The pull to touch him was stronger than ever, and she couldn’t stop her hand from caressing the thick fur covering his forearm. His muscle trembled under her palm, but she was too afraid to say anything. Instead, she listened to his shallow breathing, not knowing how to help him. The thought of his death was like a vice around her heart, and she struggled to breathe. She had wasted so much time...
Blowing out quick breath, she pulled back her hand and dropped her face onto her palms, silently weeping, letting out the overwhelming emotions threatening to cleave her in two. Could she be any more pathetic? Her fear of her father had driven her into making the wrong decision. She should never have pushed away her family and would forever regret it. She wouldn’t blame him or their daughter if they never forgave her—she couldn’t forgive herself.
Swiping away the tears on her face, she exhaled and inhaled slowly, desperately trying to retrieve a tiny bit of calm.
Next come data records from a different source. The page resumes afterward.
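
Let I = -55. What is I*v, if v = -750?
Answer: 41250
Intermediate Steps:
I*v = -55*(-750) = 41250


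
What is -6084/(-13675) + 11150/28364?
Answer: 162521413/193938850 ≈ 0.83800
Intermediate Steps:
-6084/(-13675) + 11150/28364 = -6084*(-1/13675) + 11150*(1/28364) = 6084/13675 + 5575/14182 = 162521413/193938850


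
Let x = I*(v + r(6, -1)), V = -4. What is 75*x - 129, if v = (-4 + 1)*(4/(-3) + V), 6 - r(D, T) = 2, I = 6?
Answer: 8871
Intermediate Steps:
r(D, T) = 4 (r(D, T) = 6 - 1*2 = 6 - 2 = 4)
v = 16 (v = (-4 + 1)*(4/(-3) - 4) = -3*(4*(-1/3) - 4) = -3*(-4/3 - 4) = -3*(-16/3) = 16)
x = 120 (x = 6*(16 + 4) = 6*20 = 120)
75*x - 129 = 75*120 - 129 = 9000 - 129 = 8871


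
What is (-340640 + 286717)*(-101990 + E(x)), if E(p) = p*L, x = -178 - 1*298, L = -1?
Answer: 5473939422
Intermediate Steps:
x = -476 (x = -178 - 298 = -476)
E(p) = -p (E(p) = p*(-1) = -p)
(-340640 + 286717)*(-101990 + E(x)) = (-340640 + 286717)*(-101990 - 1*(-476)) = -53923*(-101990 + 476) = -53923*(-101514) = 5473939422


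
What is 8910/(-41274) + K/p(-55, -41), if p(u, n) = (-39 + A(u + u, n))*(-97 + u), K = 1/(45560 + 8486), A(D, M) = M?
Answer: -325313680907/1506958132480 ≈ -0.21587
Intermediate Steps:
K = 1/54046 ≈ 1.8503e-5
p(u, n) = (-97 + u)*(-39 + n) (p(u, n) = (-39 + n)*(-97 + u) = (-97 + u)*(-39 + n))
8910/(-41274) + K/p(-55, -41) = 8910/(-41274) + 1/(54046*(3783 - 97*(-41) - 39*(-55) - 41*(-55))) = 8910*(-1/41274) + 1/(54046*(3783 + 3977 + 2145 + 2255)) = -495/2293 + (1/54046)/12160 = -495/2293 + (1/54046)*(1/12160) = -495/2293 + 1/657199360 = -325313680907/1506958132480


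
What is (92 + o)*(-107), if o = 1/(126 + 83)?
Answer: -2057503/209 ≈ -9844.5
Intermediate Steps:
o = 1/209 ≈ 0.0047847
(92 + o)*(-107) = (92 + 1/209)*(-107) = (19229/209)*(-107) = -2057503/209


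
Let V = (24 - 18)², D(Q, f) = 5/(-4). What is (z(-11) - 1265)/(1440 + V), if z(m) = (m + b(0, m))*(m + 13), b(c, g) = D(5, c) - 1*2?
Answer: -2587/2952 ≈ -0.87636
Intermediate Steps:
D(Q, f) = -5/4 (D(Q, f) = 5*(-¼) = -5/4)
V = 36 (V = 6² = 36)
b(c, g) = -13/4 (b(c, g) = -5/4 - 1*2 = -5/4 - 2 = -13/4)
z(m) = (13 + m)*(-13/4 + m) (z(m) = (m - 13/4)*(m + 13) = (-13/4 + m)*(13 + m) = (13 + m)*(-13/4 + m))
(z(-11) - 1265)/(1440 + V) = ((-169/4 + (-11)² + (39/4)*(-11)) - 1265)/(1440 + 36) = ((-169/4 + 121 - 429/4) - 1265)/1476 = (-57/2 - 1265)*(1/1476) = -2587/2*1/1476 = -2587/2952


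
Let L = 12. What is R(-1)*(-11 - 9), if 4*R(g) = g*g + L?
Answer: -65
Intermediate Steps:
R(g) = 3 + g²/4 (R(g) = (g*g + 12)/4 = (g² + 12)/4 = (12 + g²)/4 = 3 + g²/4)
R(-1)*(-11 - 9) = (3 + (¼)*(-1)²)*(-11 - 9) = (3 + (¼)*1)*(-20) = (3 + ¼)*(-20) = (13/4)*(-20) = -65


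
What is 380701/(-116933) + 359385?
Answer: 42023585504/116933 ≈ 3.5938e+5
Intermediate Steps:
380701/(-116933) + 359385 = 380701*(-1/116933) + 359385 = -380701/116933 + 359385 = 42023585504/116933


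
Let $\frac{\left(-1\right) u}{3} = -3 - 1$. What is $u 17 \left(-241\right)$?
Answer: $-49164$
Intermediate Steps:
$u = 12$ ($u = - 3 \left(-3 - 1\right) = \left(-3\right) \left(-4\right) = 12$)
$u 17 \left(-241\right) = 12 \cdot 17 \left(-241\right) = 204 \left(-241\right) = -49164$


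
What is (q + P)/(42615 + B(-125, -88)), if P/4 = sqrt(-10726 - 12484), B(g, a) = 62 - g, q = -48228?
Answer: -24114/21401 + 2*I*sqrt(23210)/21401 ≈ -1.1268 + 0.014237*I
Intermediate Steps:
P = 4*I*sqrt(23210) (P = 4*sqrt(-10726 - 12484) = 4*sqrt(-23210) = 4*(I*sqrt(23210)) = 4*I*sqrt(23210) ≈ 609.39*I)
(q + P)/(42615 + B(-125, -88)) = (-48228 + 4*I*sqrt(23210))/(42615 + (62 - 1*(-125))) = (-48228 + 4*I*sqrt(23210))/(42615 + (62 + 125)) = (-48228 + 4*I*sqrt(23210))/(42615 + 187) = (-48228 + 4*I*sqrt(23210))/42802 = (-48228 + 4*I*sqrt(23210))*(1/42802) = -24114/21401 + 2*I*sqrt(23210)/21401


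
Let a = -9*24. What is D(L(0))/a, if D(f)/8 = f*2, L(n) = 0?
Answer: 0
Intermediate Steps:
D(f) = 16*f (D(f) = 8*(f*2) = 8*(2*f) = 16*f)
a = -216
D(L(0))/a = (16*0)/(-216) = 0*(-1/216) = 0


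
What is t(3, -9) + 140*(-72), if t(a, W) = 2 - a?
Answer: -10081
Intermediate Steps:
t(3, -9) + 140*(-72) = (2 - 1*3) + 140*(-72) = (2 - 3) - 10080 = -1 - 10080 = -10081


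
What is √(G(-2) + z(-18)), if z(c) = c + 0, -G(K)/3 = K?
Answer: 2*I*√3 ≈ 3.4641*I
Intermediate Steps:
G(K) = -3*K
z(c) = c
√(G(-2) + z(-18)) = √(-3*(-2) - 18) = √(6 - 18) = √(-12) = 2*I*√3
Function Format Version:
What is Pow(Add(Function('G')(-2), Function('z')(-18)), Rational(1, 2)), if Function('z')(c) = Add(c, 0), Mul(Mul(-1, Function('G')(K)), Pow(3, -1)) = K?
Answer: Mul(2, I, Pow(3, Rational(1, 2))) ≈ Mul(3.4641, I)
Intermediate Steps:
Function('G')(K) = Mul(-3, K)
Function('z')(c) = c
Pow(Add(Function('G')(-2), Function('z')(-18)), Rational(1, 2)) = Pow(Add(Mul(-3, -2), -18), Rational(1, 2)) = Pow(Add(6, -18), Rational(1, 2)) = Pow(-12, Rational(1, 2)) = Mul(2, I, Pow(3, Rational(1, 2)))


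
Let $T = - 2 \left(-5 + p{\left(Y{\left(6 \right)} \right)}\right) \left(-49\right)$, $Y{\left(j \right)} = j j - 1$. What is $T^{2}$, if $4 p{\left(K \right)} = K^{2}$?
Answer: $\frac{3486312025}{4} \approx 8.7158 \cdot 10^{8}$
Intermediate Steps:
$Y{\left(j \right)} = -1 + j^{2}$ ($Y{\left(j \right)} = j^{2} - 1 = -1 + j^{2}$)
$p{\left(K \right)} = \frac{K^{2}}{4}$
$T = \frac{59045}{2}$ ($T = - 2 \left(-5 + \frac{\left(-1 + 6^{2}\right)^{2}}{4}\right) \left(-49\right) = - 2 \left(-5 + \frac{\left(-1 + 36\right)^{2}}{4}\right) \left(-49\right) = - 2 \left(-5 + \frac{35^{2}}{4}\right) \left(-49\right) = - 2 \left(-5 + \frac{1}{4} \cdot 1225\right) \left(-49\right) = - 2 \left(-5 + \frac{1225}{4}\right) \left(-49\right) = \left(-2\right) \frac{1205}{4} \left(-49\right) = \left(- \frac{1205}{2}\right) \left(-49\right) = \frac{59045}{2} \approx 29523.0$)
$T^{2} = \left(\frac{59045}{2}\right)^{2} = \frac{3486312025}{4}$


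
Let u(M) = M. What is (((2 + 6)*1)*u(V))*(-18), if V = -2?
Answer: 288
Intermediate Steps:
(((2 + 6)*1)*u(V))*(-18) = (((2 + 6)*1)*(-2))*(-18) = ((8*1)*(-2))*(-18) = (8*(-2))*(-18) = -16*(-18) = 288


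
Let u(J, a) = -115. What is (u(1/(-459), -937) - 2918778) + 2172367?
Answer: -746526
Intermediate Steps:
(u(1/(-459), -937) - 2918778) + 2172367 = (-115 - 2918778) + 2172367 = -2918893 + 2172367 = -746526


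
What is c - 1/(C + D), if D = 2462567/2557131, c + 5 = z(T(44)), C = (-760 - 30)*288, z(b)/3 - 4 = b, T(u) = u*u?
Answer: 3383143641102826/581795982553 ≈ 5815.0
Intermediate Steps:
T(u) = u**2
z(b) = 12 + 3*b
C = -227520 (C = -790*288 = -227520)
c = 5815 (c = -5 + (12 + 3*44**2) = -5 + (12 + 3*1936) = -5 + (12 + 5808) = -5 + 5820 = 5815)
D = 2462567/2557131 (D = 2462567*(1/2557131) = 2462567/2557131 ≈ 0.96302)
c - 1/(C + D) = 5815 - 1/(-227520 + 2462567/2557131) = 5815 - 1/(-581795982553/2557131) = 5815 - 1*(-2557131/581795982553) = 5815 + 2557131/581795982553 = 3383143641102826/581795982553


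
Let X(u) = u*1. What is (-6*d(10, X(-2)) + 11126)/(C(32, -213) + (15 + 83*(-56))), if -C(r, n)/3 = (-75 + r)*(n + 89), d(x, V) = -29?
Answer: -11300/20629 ≈ -0.54777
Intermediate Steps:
X(u) = u
C(r, n) = -3*(-75 + r)*(89 + n) (C(r, n) = -3*(-75 + r)*(n + 89) = -3*(-75 + r)*(89 + n))
(-6*d(10, X(-2)) + 11126)/(C(32, -213) + (15 + 83*(-56))) = (-6*(-29) + 11126)/((20025 - 267*32 + 225*(-213) - 3*(-213)*32) + (15 + 83*(-56))) = (174 + 11126)/((20025 - 8544 - 47925 + 20448) + (15 - 4648)) = 11300/(-15996 - 4633) = 11300/(-20629) = 11300*(-1/20629) = -11300/20629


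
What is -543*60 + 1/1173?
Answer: -38216339/1173 ≈ -32580.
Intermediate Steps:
-543*60 + 1/1173 = -32580 + 1/1173 = -38216339/1173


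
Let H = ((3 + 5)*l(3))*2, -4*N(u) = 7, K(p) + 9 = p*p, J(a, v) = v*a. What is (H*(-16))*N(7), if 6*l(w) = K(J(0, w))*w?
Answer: -2016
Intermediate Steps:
J(a, v) = a*v
K(p) = -9 + p² (K(p) = -9 + p*p = -9 + p²)
l(w) = -3*w/2 (l(w) = ((-9 + (0*w)²)*w)/6 = ((-9 + 0²)*w)/6 = ((-9 + 0)*w)/6 = (-9*w)/6 = -3*w/2)
N(u) = -7/4 (N(u) = -¼*7 = -7/4)
H = -72 (H = ((3 + 5)*(-3/2*3))*2 = (8*(-9/2))*2 = -36*2 = -72)
(H*(-16))*N(7) = -72*(-16)*(-7/4) = 1152*(-7/4) = -2016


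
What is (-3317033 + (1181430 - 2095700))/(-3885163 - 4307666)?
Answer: 4231303/8192829 ≈ 0.51646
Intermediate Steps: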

She had to figure out how to save Émilien. Using thousands of years of practice, she bottled up the fear and pain to find the utter cold usually encasing her heart and mind. She needed the calmness now more than ever if she was going to find an answer on how to reverse the poison.
If that’s even what was injected.
Staring at the dying fire, an idea formed. Counting, she figured the years they had gone back in time and realized they did have help—at least if she could reach out to Baldr from here, they did. Closing her eyes, she focused on home, picturing her castle and the throne room on its revolving dais, and the panoramic view of Helheimr’s horizon on the other side of the window.
Movement in the corner of her eye caught her attention, and she turned her head to see a wondrous sight. Baldr walked toward the window, sipping mead from his favorite goblet. A light shimmered, casting a golden glow over its smooth, obsidian surface as he raised it to his lips.